Об одном кочевье
Алексей Гергенредер познакомился со студентом – представителем одной из народностей Крайнего Севера, обсуждал с ним популярную в то время книгу Тихона Сёмушкина «Алитет уходит в горы», хотя описанные в ней места были довольно далеки от родины студента – тундры с низкогорным Уральским хребтом, который тянется до Карского моря.
Студент, говоря о своих соплеменниках-кочевниках, сообщил, что было одно кочевье сплошь из русских мужчин – из бывших белогвардейцев, с которыми были молодые женщины из местных. Не признавшие советскую власть люди перегоняли стадо оленей через Уральский хребет с запада на восток и назад, жили в чумах, покрываемых оленьими шкурами, по образу жизни ничем не отличались от тамошних кочевников.
Алексею стоило труда не показать волнение, он невольно вообразил себя в чуме среди единомышленников. На его осторожные расспросы студент отвечал, что более ему нечего сказать, и, если НКВД не добрался до белогвардейцев, они кочуют и сейчас.
Мой отец сфотографировался с рассказчиком: тот вызвал симпатию тем, что говорил о белых без неприязни к ним.
Среда, в которой после Гражданской войны вынужден был жить Алексей, оставалась для него чуждой. Продолжая считать, что он и его друзья, добровольцы Белой армии, боролись за свободную, демократическую Россию, он таил от окружающих своё неприятие советского режима, вынужден был приспосабливаться, быть «своим среди чужих».
Французский бульвар
Учившийся в Литературном институте одессит позвал моего отца съездить в Одессу – познакомиться с «одним редким камушком». Отец побывал в Одессе в 1925 году, а теперь было лето 1936-го. Изобилие еды, которое дразняще помнилось, исчезло; только что отменили карточки на хлеб – товарищ рассказал Алексею, как голодно жила Одесса в начале тридцатых. Товарищ жил в Слободке с родителями, на участке при их доме рос виноград. Прежде всего, гостя принялись кормить виноградом – «объедаешь гроздь за гроздью, а их полный таз».

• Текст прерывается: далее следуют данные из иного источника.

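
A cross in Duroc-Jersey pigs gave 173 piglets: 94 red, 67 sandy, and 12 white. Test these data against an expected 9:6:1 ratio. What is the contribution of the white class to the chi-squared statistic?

0.130

Under the 9:6:1 hypothesis (Σ ratio = 16, N = 173):
  red: 173 × 9/16 = 97.3125
  sandy: 173 × 6/16 = 64.875
  white: 173 × 1/16 = 10.8125
Contribution of white: (12 − 10.8125)² / 10.8125 = 0.1304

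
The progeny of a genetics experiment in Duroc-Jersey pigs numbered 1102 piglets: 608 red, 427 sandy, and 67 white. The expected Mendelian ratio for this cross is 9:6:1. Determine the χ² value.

0.736

Expected counts for N = 1102 under a 9:6:1 ratio (total parts = 16):
  red: 1102 × 9/16 = 619.875
  sandy: 1102 × 6/16 = 413.25
  white: 1102 × 1/16 = 68.875
χ² = Σ (O − E)² / E
  red: (608 − 619.875)² / 619.875 = 0.2275
  sandy: (427 − 413.25)² / 413.25 = 0.4575
  white: (67 − 68.875)² / 68.875 = 0.0510
χ² = 0.2275 + 0.4575 + 0.0510 = 0.736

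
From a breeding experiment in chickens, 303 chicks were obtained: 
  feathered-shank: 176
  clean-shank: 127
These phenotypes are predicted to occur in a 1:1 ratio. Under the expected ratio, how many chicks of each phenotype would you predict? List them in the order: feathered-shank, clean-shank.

151.5, 151.5

Under the 1:1 hypothesis (Σ ratio = 2, N = 303):
  feathered-shank: 303 × 1/2 = 151.5
  clean-shank: 303 × 1/2 = 151.5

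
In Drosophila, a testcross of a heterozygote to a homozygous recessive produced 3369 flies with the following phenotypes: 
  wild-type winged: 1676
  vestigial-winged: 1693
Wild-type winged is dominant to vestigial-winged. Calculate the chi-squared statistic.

0.086

A testcross of a heterozygote (Aa × aa) gives a 1:1 phenotypic ratio.
The 1:1 ratio has 2 parts, so with N = 3369 the expected counts are:
  wild-type winged: 3369 × 1/2 = 1684.5
  vestigial-winged: 3369 × 1/2 = 1684.5
χ² = Σ (O − E)² / E
  wild-type winged: (1676 − 1684.5)² / 1684.5 = 0.0429
  vestigial-winged: (1693 − 1684.5)² / 1684.5 = 0.0429
χ² = 0.0429 + 0.0429 = 0.0858 ≈ 0.086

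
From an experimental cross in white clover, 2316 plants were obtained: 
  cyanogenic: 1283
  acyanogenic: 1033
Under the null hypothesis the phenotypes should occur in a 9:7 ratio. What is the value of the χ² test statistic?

Total ratio parts = 16. Expected numbers out of 2316:
  cyanogenic: 2316 × 9/16 = 1302.75
  acyanogenic: 2316 × 7/16 = 1013.25
χ² = Σ (O − E)² / E
  cyanogenic: (1283 − 1302.75)² / 1302.75 = 0.2994
  acyanogenic: (1033 − 1013.25)² / 1013.25 = 0.3850
χ² = 0.2994 + 0.3850 = 0.6844 ≈ 0.684

0.684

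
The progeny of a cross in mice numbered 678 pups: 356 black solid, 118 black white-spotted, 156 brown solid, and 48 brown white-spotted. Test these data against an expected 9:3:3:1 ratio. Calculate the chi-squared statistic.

9.649

Total ratio parts = 16. Expected numbers out of 678:
  black solid: 678 × 9/16 = 381.375
  black white-spotted: 678 × 3/16 = 127.125
  brown solid: 678 × 3/16 = 127.125
  brown white-spotted: 678 × 1/16 = 42.375
χ² = Σ (O − E)² / E
  black solid: (356 − 381.375)² / 381.375 = 1.6883
  black white-spotted: (118 − 127.125)² / 127.125 = 0.6550
  brown solid: (156 − 127.125)² / 127.125 = 6.5586
  brown white-spotted: (48 − 42.375)² / 42.375 = 0.7467
χ² = 1.6883 + 0.6550 + 6.5586 + 0.7467 = 9.6486 ≈ 9.649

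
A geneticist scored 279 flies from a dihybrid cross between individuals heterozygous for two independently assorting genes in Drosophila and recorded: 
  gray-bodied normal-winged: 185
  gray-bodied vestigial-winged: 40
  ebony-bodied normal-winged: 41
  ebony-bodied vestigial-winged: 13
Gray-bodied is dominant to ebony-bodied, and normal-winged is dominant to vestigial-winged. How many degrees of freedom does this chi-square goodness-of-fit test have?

3

A dihybrid F₂ with independent assortment and complete dominance at both loci gives a 9:3:3:1 phenotypic ratio.
A goodness-of-fit test with 4 phenotype classes has df = 4 − 1 = 3.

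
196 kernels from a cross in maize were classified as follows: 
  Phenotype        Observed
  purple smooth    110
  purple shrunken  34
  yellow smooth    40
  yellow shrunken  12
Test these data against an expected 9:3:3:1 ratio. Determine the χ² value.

Total ratio parts = 16. Expected numbers out of 196:
  purple smooth: 196 × 9/16 = 110.25
  purple shrunken: 196 × 3/16 = 36.75
  yellow smooth: 196 × 3/16 = 36.75
  yellow shrunken: 196 × 1/16 = 12.25
χ² = Σ (O − E)² / E
  purple smooth: (110 − 110.25)² / 110.25 = 0.0006
  purple shrunken: (34 − 36.75)² / 36.75 = 0.2058
  yellow smooth: (40 − 36.75)² / 36.75 = 0.2874
  yellow shrunken: (12 − 12.25)² / 12.25 = 0.0051
χ² = 0.0006 + 0.2058 + 0.2874 + 0.0051 = 0.4989 ≈ 0.499

0.499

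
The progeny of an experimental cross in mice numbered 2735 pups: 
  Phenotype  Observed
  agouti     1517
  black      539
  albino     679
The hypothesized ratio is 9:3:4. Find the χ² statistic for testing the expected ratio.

1.669

Expected counts for N = 2735 under a 9:3:4 ratio (total parts = 16):
  agouti: 2735 × 9/16 = 1538.4375
  black: 2735 × 3/16 = 512.8125
  albino: 2735 × 4/16 = 683.75
χ² = Σ (O − E)² / E
  agouti: (1517 − 1538.4375)² / 1538.4375 = 0.2987
  black: (539 − 512.8125)² / 512.8125 = 1.3373
  albino: (679 − 683.75)² / 683.75 = 0.0330
χ² = 0.2987 + 1.3373 + 0.0330 = 1.669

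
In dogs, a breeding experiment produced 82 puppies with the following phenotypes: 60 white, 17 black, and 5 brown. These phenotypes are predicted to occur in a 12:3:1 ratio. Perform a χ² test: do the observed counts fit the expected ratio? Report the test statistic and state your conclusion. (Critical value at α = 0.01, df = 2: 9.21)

0.211; consistent

Expected counts for N = 82 under a 12:3:1 ratio (total parts = 16):
  white: 82 × 12/16 = 61.5
  black: 82 × 3/16 = 15.375
  brown: 82 × 1/16 = 5.125
χ² = Σ (O − E)² / E
  white: (60 − 61.5)² / 61.5 = 0.0366
  black: (17 − 15.375)² / 15.375 = 0.1717
  brown: (5 − 5.125)² / 5.125 = 0.0030
χ² = 0.0366 + 0.1717 + 0.0030 = 0.2113 ≈ 0.211
Degrees of freedom = 3 − 1 = 2; critical value at α = 0.01 is 9.21.
Since 0.211 < 9.21, we fail to reject the null hypothesis — the data are consistent with the 12:3:1 ratio.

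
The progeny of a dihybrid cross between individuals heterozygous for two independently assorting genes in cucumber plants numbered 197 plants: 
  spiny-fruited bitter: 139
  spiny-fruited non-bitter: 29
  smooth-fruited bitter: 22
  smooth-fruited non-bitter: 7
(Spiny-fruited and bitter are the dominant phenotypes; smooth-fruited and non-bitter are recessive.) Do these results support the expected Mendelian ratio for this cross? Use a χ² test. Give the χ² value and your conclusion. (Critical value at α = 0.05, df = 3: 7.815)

A dihybrid F₂ with independent assortment and complete dominance at both loci gives a 9:3:3:1 phenotypic ratio.
Total ratio parts = 16. Expected numbers out of 197:
  spiny-fruited bitter: 197 × 9/16 = 110.8125
  spiny-fruited non-bitter: 197 × 3/16 = 36.9375
  smooth-fruited bitter: 197 × 3/16 = 36.9375
  smooth-fruited non-bitter: 197 × 1/16 = 12.3125
χ² = Σ (O − E)² / E
  spiny-fruited bitter: (139 − 110.8125)² / 110.8125 = 7.1701
  spiny-fruited non-bitter: (29 − 36.9375)² / 36.9375 = 1.7057
  smooth-fruited bitter: (22 − 36.9375)² / 36.9375 = 6.0407
  smooth-fruited non-bitter: (7 − 12.3125)² / 12.3125 = 2.2922
χ² = 7.1701 + 1.7057 + 6.0407 + 2.2922 = 17.2087 ≈ 17.209
Degrees of freedom = 4 − 1 = 3; critical value at α = 0.05 is 7.815.
Since 17.209 > 7.815, we reject the null hypothesis — the data do not fit the 9:3:3:1 ratio.

17.209; not consistent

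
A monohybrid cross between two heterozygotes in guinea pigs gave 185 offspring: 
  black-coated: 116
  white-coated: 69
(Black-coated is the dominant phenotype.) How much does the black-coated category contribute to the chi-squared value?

For a monohybrid cross between heterozygotes with complete dominance, the expected phenotypic ratio is 3:1.
Total ratio parts = 4. Expected numbers out of 185:
  black-coated: 185 × 3/4 = 138.75
  white-coated: 185 × 1/4 = 46.25
Contribution of black-coated: (116 − 138.75)² / 138.75 = 3.7302

3.730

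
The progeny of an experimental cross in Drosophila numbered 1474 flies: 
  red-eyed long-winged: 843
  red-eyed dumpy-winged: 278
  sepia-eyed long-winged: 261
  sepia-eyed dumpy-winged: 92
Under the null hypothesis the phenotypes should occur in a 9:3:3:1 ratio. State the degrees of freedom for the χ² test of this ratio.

3

A goodness-of-fit test with 4 phenotype classes has df = 4 − 1 = 3.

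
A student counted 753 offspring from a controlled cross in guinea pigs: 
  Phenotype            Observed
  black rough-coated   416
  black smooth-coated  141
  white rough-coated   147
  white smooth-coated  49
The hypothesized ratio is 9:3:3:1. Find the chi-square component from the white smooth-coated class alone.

0.080

Expected counts for N = 753 under a 9:3:3:1 ratio (total parts = 16):
  black rough-coated: 753 × 9/16 = 423.5625
  black smooth-coated: 753 × 3/16 = 141.1875
  white rough-coated: 753 × 3/16 = 141.1875
  white smooth-coated: 753 × 1/16 = 47.0625
Contribution of white smooth-coated: (49 − 47.0625)² / 47.0625 = 0.0798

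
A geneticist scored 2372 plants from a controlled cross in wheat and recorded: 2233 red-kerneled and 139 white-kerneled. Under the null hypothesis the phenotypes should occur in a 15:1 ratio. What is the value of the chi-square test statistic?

Under the 15:1 hypothesis (Σ ratio = 16, N = 2372):
  red-kerneled: 2372 × 15/16 = 2223.75
  white-kerneled: 2372 × 1/16 = 148.25
χ² = Σ (O − E)² / E
  red-kerneled: (2233 − 2223.75)² / 2223.75 = 0.0385
  white-kerneled: (139 − 148.25)² / 148.25 = 0.5772
χ² = 0.0385 + 0.5772 = 0.6157 ≈ 0.616

0.616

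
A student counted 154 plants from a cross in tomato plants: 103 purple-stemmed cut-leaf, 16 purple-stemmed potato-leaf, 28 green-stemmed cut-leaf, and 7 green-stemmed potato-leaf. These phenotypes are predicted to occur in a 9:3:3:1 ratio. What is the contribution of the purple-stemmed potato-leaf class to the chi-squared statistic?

Expected counts for N = 154 under a 9:3:3:1 ratio (total parts = 16):
  purple-stemmed cut-leaf: 154 × 9/16 = 86.625
  purple-stemmed potato-leaf: 154 × 3/16 = 28.875
  green-stemmed cut-leaf: 154 × 3/16 = 28.875
  green-stemmed potato-leaf: 154 × 1/16 = 9.625
Contribution of purple-stemmed potato-leaf: (16 − 28.875)² / 28.875 = 5.7408

5.741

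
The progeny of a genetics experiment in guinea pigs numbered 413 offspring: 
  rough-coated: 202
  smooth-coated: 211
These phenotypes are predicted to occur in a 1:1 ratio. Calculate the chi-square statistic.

The 1:1 ratio has 2 parts, so with N = 413 the expected counts are:
  rough-coated: 413 × 1/2 = 206.5
  smooth-coated: 413 × 1/2 = 206.5
χ² = Σ (O − E)² / E
  rough-coated: (202 − 206.5)² / 206.5 = 0.0981
  smooth-coated: (211 − 206.5)² / 206.5 = 0.0981
χ² = 0.0981 + 0.0981 = 0.1962 ≈ 0.196

0.196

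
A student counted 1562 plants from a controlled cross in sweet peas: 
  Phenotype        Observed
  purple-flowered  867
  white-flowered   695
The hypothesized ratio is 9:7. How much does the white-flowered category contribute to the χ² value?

Expected counts for N = 1562 under a 9:7 ratio (total parts = 16):
  purple-flowered: 1562 × 9/16 = 878.625
  white-flowered: 1562 × 7/16 = 683.375
Contribution of white-flowered: (695 − 683.375)² / 683.375 = 0.1978

0.198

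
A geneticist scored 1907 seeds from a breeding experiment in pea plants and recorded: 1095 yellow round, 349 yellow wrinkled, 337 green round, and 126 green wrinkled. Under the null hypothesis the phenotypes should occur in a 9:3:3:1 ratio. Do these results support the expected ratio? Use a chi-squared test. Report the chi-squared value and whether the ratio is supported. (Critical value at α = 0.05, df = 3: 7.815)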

Потом пошли к «редкому камушку», жившему неподалёку. Алексей знал о нём от товарища: «Эсер с самой ранней юности и притом писатель, спорил с Куприным, дружил с Андреем Соболем».
Мой отец запечатлел в памяти: тихий день в накале жары, белёный дом, крытый красной черепицей, во дворе у коровника – по-рабочему одетый старик с вилами, подвижный, энергичный; ярко седые густые волосы, совершенно белые широкие брови. Приглядевшись, ему можно было дать немного за шестьдесят. Товарищ обратился к нему: «Исак Исакович! – и кратко представил Алексея: – Это мой друг, он тоже пишет».
Исак Исакович кивнул. Он убирал за двумя коровами в коровнике, гости помогли ему закончить работу. Жил он с дочерью, с внуками и внучками, жена умерла. Раньше он преподавал в еврейской школе, но его уволили, учтя эсеровское прошлое. Доступным занятием стал уход за коровами: в частных дворах, оказалось, разрешали держать одну-двух коров.
«Обедаю я здесь на воздухе», – сказал он гостям, его дочь вынесла из дома, постелила на травке ветошь, на которую сначала прилёг хозяин, а затем и гости. Обед состоял из принесённой из летней кухни свежесваренной горячей кукурузы, соли и молока из погреба. В разговоре Алексей, обращаясь к хозяину, назвал его Исааком Исааковичем. «Второго «а» не надо, – поправил тот, добавив: – Я это и Куприну указал». – «Куприну?» – ухватился Алексей.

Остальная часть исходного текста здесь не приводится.